A crowd of more than 60 community leaders from Brevard County gathered last week to hear myregion.org President Jacob Stuart provide an update of some of the latest regional findings to date. Members of the Space Coast Tiger Bay Club listened attentively as he shared data collected on the 13 areas of study, including tourism, economic development, transportation and demographics.

A story published in Florida Today, Brevard County’s premier newspaper, carried the headline “Regionalism is Key to Economic Success.” A very positive review of the event by reporter John McCarthy, it quotes University of Florida County Extension Director Jim Fletcher rating the presentation as “excellent.” See the full article below.

 

Project to identify local strengths

Regionalism key to economic success

John McCarthy
Florida Today


COCOA BEACH -- Brevard County's economic, environmental and quality-of-life concerns don't end at the county line.

That was the point Jacob Stuart drove home to the members of the Space Coast Tiger Bay Club during a luncheon meeting in Cocoa Beach on Thursday.

Stuart is president of myregion.org, a two- to three-year project designed to identify key priorities for the seven-county Central Florida region, and plans necessary to tackle those priorities.

"It's about regional cooperation," Stuart said. "Regions are now the hubsof economies."

Stuart, who also is president of the Orlando Regional Chamber of Commerce, said the United States has gone through two prior waves of "regionalism," once following the Civil War, the other during the Great Depression.

Just as those two were driven by extraordinary events, so is this wave, he said. This time it was the collapse of communism and the subsequent rise in global trading that has spurred the movement. That has forced local industries to compete in the worldwide marketplace. Individual cities or counties can't go it alone in that marketplace, he said.

"The world today, giant global trading blocs . . . Are we going to compete with China or Tampa?"

To emphasize his point, he displayed an overhead map of the Central Florida region showing the county boundaries, which for the most part were drawn in the 19th century. "How many people would redraw those lines the same way today?" he asked.
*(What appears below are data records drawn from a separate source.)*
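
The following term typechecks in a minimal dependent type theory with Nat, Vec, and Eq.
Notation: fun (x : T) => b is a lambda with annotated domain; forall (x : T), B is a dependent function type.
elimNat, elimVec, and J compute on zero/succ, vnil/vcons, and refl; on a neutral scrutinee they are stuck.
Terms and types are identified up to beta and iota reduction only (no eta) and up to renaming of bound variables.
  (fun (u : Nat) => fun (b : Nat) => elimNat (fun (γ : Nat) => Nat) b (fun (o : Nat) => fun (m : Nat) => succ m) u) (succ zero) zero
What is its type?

the term's type:
  Nat


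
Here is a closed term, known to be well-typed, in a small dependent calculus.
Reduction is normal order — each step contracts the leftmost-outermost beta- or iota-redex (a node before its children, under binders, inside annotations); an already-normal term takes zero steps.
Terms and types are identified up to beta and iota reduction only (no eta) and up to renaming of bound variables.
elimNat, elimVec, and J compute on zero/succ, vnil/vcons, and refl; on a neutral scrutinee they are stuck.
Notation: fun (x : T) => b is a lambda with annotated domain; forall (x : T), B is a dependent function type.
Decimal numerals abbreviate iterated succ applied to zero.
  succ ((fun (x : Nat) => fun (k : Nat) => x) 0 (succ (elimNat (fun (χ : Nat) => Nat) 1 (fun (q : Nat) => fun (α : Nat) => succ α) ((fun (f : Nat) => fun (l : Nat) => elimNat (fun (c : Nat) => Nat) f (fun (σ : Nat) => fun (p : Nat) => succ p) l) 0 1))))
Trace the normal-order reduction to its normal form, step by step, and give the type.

normal-order reduction:
  succ ((fun (x : Nat) => fun (k : Nat) => x) 0 (succ (elimNat (fun (χ : Nat) => Nat) 1 (fun (q : Nat) => fun (α : Nat) => succ α) ((fun (f : Nat) => fun (l : Nat) => elimNat (fun (c : Nat) => Nat) f (fun (σ : Nat) => fun (p : Nat) => succ p) l) 0 1))))
  ~> succ ((fun (x : Nat) => 0) (succ (elimNat (fun (k : Nat) => Nat) 1 (fun (χ : Nat) => fun (q : Nat) => succ q) ((fun (α : Nat) => fun (f : Nat) => elimNat (fun (l : Nat) => Nat) α (fun (c : Nat) => fun (σ : Nat) => succ σ) f) 0 1))))
  ~> 1
type:
  Nat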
Not a single hand among the crowd of several dozen people went up.

"Economies don't end at the county line," Stuart said after the luncheon.

Stuart says myregion.org is going through a three-step process:

• Create an understanding of the region's needs and strengths.

• Evaluate challenges and opportunities for the region.

• Prepare the area's leaders to act upon those challenges and opportunities.

myregion.org has spent the past year studying the region and polling residents about how they felt about their communities, as well as about their hopes for the future.

Among the highlights of the findings:

• Eighty-three percent of Brevardians said they wouldn't live anywhere else, a higher percentage than in the region's other counties. "That's incredible," Jacobs said.

• Forty-six percent said Orlando was the economic engine of the region. Driving that, of course, is tourism. "We are the single largest tourist destination in the world," Stuart said.

• Local economies in the Central Florida are the strongest in the state. "The powerhouse of Florida is right here in Central Florida.," Stuart said. "Tampa Bay to Cocoa Beach, that's the action."

• The region's population is dominated by two age groups, children and senior citizens. And both groups are growing. Both these groups typically are very large consumers of public services, Jacobs pointed out.

• People in the region wanted leaders to work more closely on two areas in particular, health care and jobs.

University of Florida County Extension Director Jim Fletcher said Stuart hit the nail squarely on the head.

"I think it was excellent," he said of Stuart's presentation. "Definitely regions are driving the economy. No doubt about it."